Do I feel guilty for having these feelings? Am I not human? I feel guilty not because I had sadness and fear for the future then, but I feel guilty because now I know that having a child with a disability is not the end of the world. It does not mean that there is no happiness. No smiles or laughter. It does not mean that there is no future. It means that life is full of impossible possiblities. It means that my son makes me both laugh and cry at his determination, his happiness and his desire to be around his friends at school. It means that I can watch my son grow up laughing and exploring with my nephews and niece. It means that my son has inherited his father’s laid back attitude on life and now I am balanced by not one amazing man, but also a little amazing boy. In my journey so far I have come to understand that life in a wheelchair is not something to cry over. It is not something to fear or hide. I feel guilt because I underestimated my son. With every family I have met, in person or online, I have been blessed. I have seen the future of my son in so many of these wonderful children (and adults) and I have seen the strength that I find deep within, in their parents. I have grown and I have lost that sadness and that fear. I have lost that grief. Now when I see a child in a wheelchair I want to go up to their parent and ‘talk shop’ while introducing our kiddos to each other. And sometimes I do.

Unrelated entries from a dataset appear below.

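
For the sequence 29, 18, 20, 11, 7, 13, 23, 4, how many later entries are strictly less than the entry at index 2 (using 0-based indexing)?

The element at index 2 is 20.
Elements after it: 11, 7, 13, 23, 4
Those smaller than 20: 11, 7, 13, 4

4 such elements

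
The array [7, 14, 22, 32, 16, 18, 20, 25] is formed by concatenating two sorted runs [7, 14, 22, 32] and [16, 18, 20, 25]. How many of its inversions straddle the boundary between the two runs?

7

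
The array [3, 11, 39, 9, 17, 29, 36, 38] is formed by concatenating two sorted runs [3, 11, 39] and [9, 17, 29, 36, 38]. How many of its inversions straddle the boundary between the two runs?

6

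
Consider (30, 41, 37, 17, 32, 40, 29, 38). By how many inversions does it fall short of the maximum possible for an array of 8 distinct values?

Maximum inversions for 8 distinct elements is C(8, 2) = 8·7/2 = 28.
Current inversions — for each element, count later smaller elements:
30: 2
41: 6
37: 3
17: 0
32: 1
40: 2
29: 0
38: 0
Current total: 2 + 6 + 3 + 0 + 1 + 2 + 0 + 0 = 14
Shortfall: 28 − 14 = 14

14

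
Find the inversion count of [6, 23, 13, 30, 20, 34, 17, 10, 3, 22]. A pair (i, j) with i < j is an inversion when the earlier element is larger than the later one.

Sweep left to right; for each value list the smaller values that follow it:
6: 1
23: 6
13: 2
30: 5
20: 3
34: 4
17: 2
10: 1
3: 0
22: 0
Sum: 1 + 6 + 2 + 5 + 3 + 4 + 2 + 1 + 0 + 0 = 24

24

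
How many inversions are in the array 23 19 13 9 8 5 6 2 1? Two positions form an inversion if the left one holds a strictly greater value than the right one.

For each element, count later entries that are smaller:
23: 8
19: 7
13: 6
9: 5
8: 4
5: 2
6: 2
2: 1
1: 0
Sum: 8 + 7 + 6 + 5 + 4 + 2 + 2 + 1 + 0 = 35

35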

Last week I wasn’t feeling so laid back about life. As I mentioned, my husband and son are the laid back types, I struggle with it sometimes. Last week I was recalling three. Three years old. What I thought it meant then. And what it means for us now. I was feeling sad. I was grieving my son not being the three year old I had imagined in my previous, childless life. For one night I allowed the sadness to overtake me and I cried it all out. And certainly, I felt guilty. Because our son is amazing. Over the weekend I had a good chat with a good friend and she helped me get back to me. Back to the happiness. It’s true that Sebastian is not the size of a three year old. He barely fits into 2T clothing. He does not walk or talk like a three year old. He does not play like a three year old. But he does smile and laugh like a three year old. He has friends like a three year old. He enjoys imaginary play like a three year old, even if I’m initiating it. He loves reading books like a three year old. He explores the world around him with our help, just like a three year old. It was in this place of coming back to my reality that I realized this was a grief (and guilt) that I needed to let go. As I mentioned before, grief comes in waves and you ride them out and soon it is over and behind you. It may knock you down, but you get up again. In that letting go, the guilt goes too. Because carrying additional baggage make swimming more difficult. And what is normal anyway?
I am sure that the wave will come again. And I will swim under it for a moment and then I will come up. I will breathe in the fresh air the sunshine brings. And I will swim on. Happily swim on.
And three. Three will be awesome. Just like one and two were.